Monthly Archives: December 2014

How To Replace Your PC

If you know a non-technical person who needs some straight-forward advice about getting a new computer or tablet, send them to http://www.howtoreplaceyourpc.com/ .

The site’s recommendations are primarily intended to help home users avoid malware and security problems. There’s a good chance that one reason the old computer is being replaced is that it is infested with malware.

The site is run by Neil Hutton, whose day job is cleaning viruses off user’s machines. With this experience he unsurprisingly gives high marks for security to iOS and Macintosh, and Windows is in the “just put a target on your back” category.

No tech jargon here. This is a site you can send your mom to. Enjoy.

How to Turn On an iMac

Otherwise knowledgeable users are baffled by one silly question when confronted with an iMac: How do I turn the computer on? Where’s the power switch? It’s not a stupid question. Apple has hidden the power button cleverly where you can’t possibly see it. It’s also very difficult to feel the button because it is flush with the case. If you do look back there, it’s probably hidden behind the curve of the case.

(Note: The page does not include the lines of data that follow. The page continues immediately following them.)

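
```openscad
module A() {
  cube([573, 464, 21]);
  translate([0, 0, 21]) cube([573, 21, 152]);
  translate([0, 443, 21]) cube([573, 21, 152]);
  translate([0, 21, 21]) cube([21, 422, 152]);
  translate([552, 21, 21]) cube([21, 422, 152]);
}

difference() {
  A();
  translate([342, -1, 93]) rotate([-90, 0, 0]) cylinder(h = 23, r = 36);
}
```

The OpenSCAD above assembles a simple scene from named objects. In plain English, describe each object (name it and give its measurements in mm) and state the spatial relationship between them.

A is an open-topped rectangular box: outside dimensions 573×464×173 mm, with a uniform wall and base thickness of 21 mm. The base is a full 573×464 slab on the floor; four walls sit on top of the base. The front and back walls (the −y and +y sides) span the full width; the two side walls fit between them.

The open box has a circular hole of radius 36 mm through its front wall, centred at (x = 342, z = 93).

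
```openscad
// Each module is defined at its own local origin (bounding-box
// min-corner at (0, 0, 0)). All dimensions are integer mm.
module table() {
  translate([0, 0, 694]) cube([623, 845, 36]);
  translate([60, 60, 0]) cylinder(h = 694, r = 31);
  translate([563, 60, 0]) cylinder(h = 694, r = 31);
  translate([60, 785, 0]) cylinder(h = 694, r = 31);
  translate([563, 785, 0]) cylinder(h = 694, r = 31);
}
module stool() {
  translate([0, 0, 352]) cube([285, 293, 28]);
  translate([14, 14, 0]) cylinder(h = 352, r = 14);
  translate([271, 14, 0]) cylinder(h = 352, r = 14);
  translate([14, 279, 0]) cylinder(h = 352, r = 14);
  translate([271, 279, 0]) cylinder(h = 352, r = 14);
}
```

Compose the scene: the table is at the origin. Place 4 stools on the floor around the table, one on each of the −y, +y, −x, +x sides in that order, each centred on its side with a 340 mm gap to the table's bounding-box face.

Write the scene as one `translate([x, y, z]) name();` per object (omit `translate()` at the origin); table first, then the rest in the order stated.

table();
translate([169, -633, 0]) stool();
translate([169, 1185, 0]) stool();
translate([-625, 276, 0]) stool();
translate([963, 276, 0]) stool();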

Anyway, here it is on a Mid 2011 iMac. It’s been in a similar position for several years. Glad to help, and don’t worry, we won’t tell anyone you had to look here to find out to turn on a Macintosh.

Behind lower left edge of computer.

Behind lower left edge of computer.

Combining MPEG Movies

I was looking for a straight-forward way to concatenate separate MP4 (MPEG 4) movies into a single movie. I am novice at all things video. I have at my disposal just some basic tools: iMovie, QuickTime Player, QuickTime Player 7 and MPEG Streamclip.

iMovie seemed like overkill. I couldn’t find any hint of a “concatenate” or “append” menu item in QuickTime Player or MPEG Streamclip.

Totally by accident, I found the trick in MPEG Streamclip. If you open multiple files at once, by command-clicking or shift-clicking them in the open dialog, MPEG Streamclip treats the group as one big video — instantly concatenating them together. It does not open multiple windows, but opens them all together in a single window as though they were a single continuous file.

Hopefully, you have named them in such a way that the sort order represents the order you want them to appear in the final video. Now, all you have to do is export that combined video into whatever formatĀ  you want. It will take a while, but you didn’t have to fool around with trying to cut and paste video segments, which wasn’t working for me at all, anyway.